Gilded Age gentlemen in New York, Cleveland and Chicago, whose wealth and generosity established important collections of arms and armor, were not Klan members. Nor were they royalists, or notably more racist than others of their class. George F. Harding however, whose collection is the basis for the Art Institute’s holdings, did own Marie Antoinette’s harp—the one she must have played while starving peasants ate cake. Harding also served for ten years in the Chicago City Council where he was called “the millionaire’s alderman,” and was Illinois representative to the National Republican Committee in 1936. When he died three years later, his extensive collection of armor remained in the Gothic Revival stone addition to his Kenwood home, where it served as a museum until a series of financial and legal issues pressed its chairman to donate the entire collection to the Art Institute, the full transfer of which was completed in 1989. At that time, his bequest was installed in Gunsaulus Hall, the low building that bridges the Illinois Central train tracks, where the objects were, according to my recollection at least, crowded together and dimly lit. Now the goods have been moved to a pair of new galleries on the second floor, the culmination of the Deering Family Galleries of Medieval and Renaissance Art, Arms and Armor.

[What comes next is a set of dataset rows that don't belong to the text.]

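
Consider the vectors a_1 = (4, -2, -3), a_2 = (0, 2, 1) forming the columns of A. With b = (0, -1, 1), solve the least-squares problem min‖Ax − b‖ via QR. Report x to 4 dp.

a_1 = (4, -2, -3); ‖a_1‖ = 5.3852, so q_1 = (0.7428, -0.3714, -0.5571).
q_1·a_2 = 0.7428·0 + (-0.3714)·2 + (-0.5571)·1 = -1.2999.
u_2 = a_2 + 1.2999·q_1 = (0.9655, 1.5172, 0.2759).
‖u_2‖ = 1.8194, so q_2 = (0.5307, 0.8339, 0.1516).
Qᵀb = (-0.1857, -0.6823).
Back-substitute: x_2 = -0.6823/1.8194 = -0.3750.
x_1 = (-0.1857 + 1.2999·(-0.3750))/5.3852 = -0.1250.

x = (-0.1250, -0.3750)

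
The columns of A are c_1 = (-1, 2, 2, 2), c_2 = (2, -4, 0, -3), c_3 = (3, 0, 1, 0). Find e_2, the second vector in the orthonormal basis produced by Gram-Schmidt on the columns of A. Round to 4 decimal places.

e_1 = c_1/‖c_1‖ = (-1, 2, 2, 2)/3.6056 = (-0.2774, 0.5547, 0.5547, 0.5547).
r_{12} = e_1·c_2 = -4.4376.
u_2 = c_2 + 4.4376·e_1 = (0.7692, -1.5385, 2.4615, -0.5385).
‖u_2‖ = 3.0509, so e_2 = (0.2521, -0.5043, 0.8068, -0.1765).

e_2 = (0.2521, -0.5043, 0.8068, -0.1765)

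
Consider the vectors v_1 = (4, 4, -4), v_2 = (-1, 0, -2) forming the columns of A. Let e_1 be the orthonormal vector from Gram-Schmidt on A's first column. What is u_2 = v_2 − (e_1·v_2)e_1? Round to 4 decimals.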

The first gallery, rectangular and high-ceilinged, with glass wall cases all around containing armaments, features a life-size knight on horseback beside another knight in full jousting regalia. The horses they bestride are very life-like, with plausible coats and manes, and even bits of mud caked on their hooves and legs. I kept checking the floor for piles of manure. A computer monitor destroys the illusion however in order to tell us the names for the parts of costume, armory and tack.

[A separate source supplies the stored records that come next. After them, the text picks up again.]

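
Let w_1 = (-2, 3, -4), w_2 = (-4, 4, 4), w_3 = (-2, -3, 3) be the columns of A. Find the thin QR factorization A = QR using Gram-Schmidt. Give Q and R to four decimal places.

Q = [[-0.3714, -0.5406, -0.7548], [0.5571, 0.5206, -0.6470], [-0.7428, 0.6608, -0.1078]], R = [[5.3852, 0.7428, -3.1568], [0.0000, 6.8883, 1.5018], [0.0000, 0.0000, 3.1272]]

w_1 = (-2, 3, -4); ‖w_1‖ = 5.3852, so q_1 = (-0.3714, 0.5571, -0.7428).
q_1·w_2 = (-0.3714)·(-4) + 0.5571·4 + (-0.7428)·4 = 0.7428.
u_2 = w_2 − 0.7428·q_1 = (-3.7241, 3.5862, 4.5517).
‖u_2‖ = 6.8883, so q_2 = (-0.5406, 0.5206, 0.6608).
q_1·w_3 = (-0.3714)·(-2) + 0.5571·(-3) + (-0.7428)·3 = -3.1568; q_2·w_3 = (-0.5406)·(-2) + 0.5206·(-3) + 0.6608·3 = 1.5018.
u_3 = w_3 + 3.1568·q_1 − 1.5018·q_2 = (-2.3605, -2.0233, -0.3372).
‖u_3‖ = 3.1272, so q_3 = (-0.7548, -0.6470, -0.1078).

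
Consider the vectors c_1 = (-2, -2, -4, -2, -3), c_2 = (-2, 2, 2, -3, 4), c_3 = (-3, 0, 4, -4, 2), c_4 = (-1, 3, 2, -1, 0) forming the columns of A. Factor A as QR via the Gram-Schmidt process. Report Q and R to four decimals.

e_1 = c_1/‖c_1‖ = (-2, -2, -4, -2, -3)/6.0828 = (-0.3288, -0.3288, -0.6576, -0.3288, -0.4932).
r_{12} = e_1·c_2 = -2.3016.
u_2 = c_2 + 2.3016·e_1 = (-2.7568, 1.2432, 0.4865, -3.7568, 2.8649).
‖u_2‖ = 5.6305, so e_2 = (-0.4896, 0.2208, 0.0864, -0.6672, 0.5088).
r_{13} = e_1·c_3 = -1.3152; r_{23} = e_2·c_3 = 5.5009.
u_3 = c_3 + 1.3152·e_1 − 5.5009·e_2 = (-0.7391, -1.6471, 2.6598, -0.7621, -1.4476).
‖u_3‖ = 3.6070, so e_3 = (-0.2049, -0.4566, 0.7374, -0.2113, -0.4013).
r_{14} = e_1·c_4 = -1.6440; r_{24} = e_2·c_4 = 1.9920; r_{34} = e_3·c_4 = 0.5212.
u_4 = c_4 + 1.6440·e_1 − 1.9920·e_2 − 0.5212·e_3 = (-0.4584, 2.2576, 0.3625, -0.1013, -1.6152).
‖u_4‖ = 2.8386, so e_4 = (-0.1615, 0.7953, 0.1277, -0.0357, -0.5690).

Q = [[-0.3288, -0.4896, -0.2049, -0.1615], [-0.3288, 0.2208, -0.4566, 0.7953], [-0.6576, 0.0864, 0.7374, 0.1277], [-0.3288, -0.6672, -0.2113, -0.0357], [-0.4932, 0.5088, -0.4013, -0.5690]], R = [[6.0828, -2.3016, -1.3152, -1.6440], [0.0000, 5.6305, 5.5009, 1.9920], [0.0000, 0.0000, 3.6070, 0.5212], [0.0000, 0.0000, 0.0000, 2.8386]]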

The final, narrow oblong gallery is given over to weapons of all kinds. I learned the difference between the cuirass, halberd, rapier, broadsword, pike, cutlass and dagger, and the many types of early guns. My favorite was the “Wheelock Puffer” (possibly of Christian II, c. 1580), an early example of the self-igniting pistol, with a wheel like that in a cigarette lighter. Its trigger was hard to pull, it misfired often and was difficult to aim—an ideal weapon for the Chicago police. But what I didn’t learn, amid the pageantry of the new galleries of arms and armor, was very much about warfare (real and simulated), state versus private violence, feuding, death and injury from dueling and jousting, the formation of armies, pogroms, rebellions, armories, metalsmiths, gun merchants, or chivalry and its uses. Nor did I learn much, apart from a perfunctory panel of text, about how this peculiar collection came to be formed, the life and interests of its donor, or the peculiar American story of arms collecting. Any of that—in discrete wall labels or intrusive computer screens—would have enhanced my understanding, and broken through the dark shadow cast by chivalry.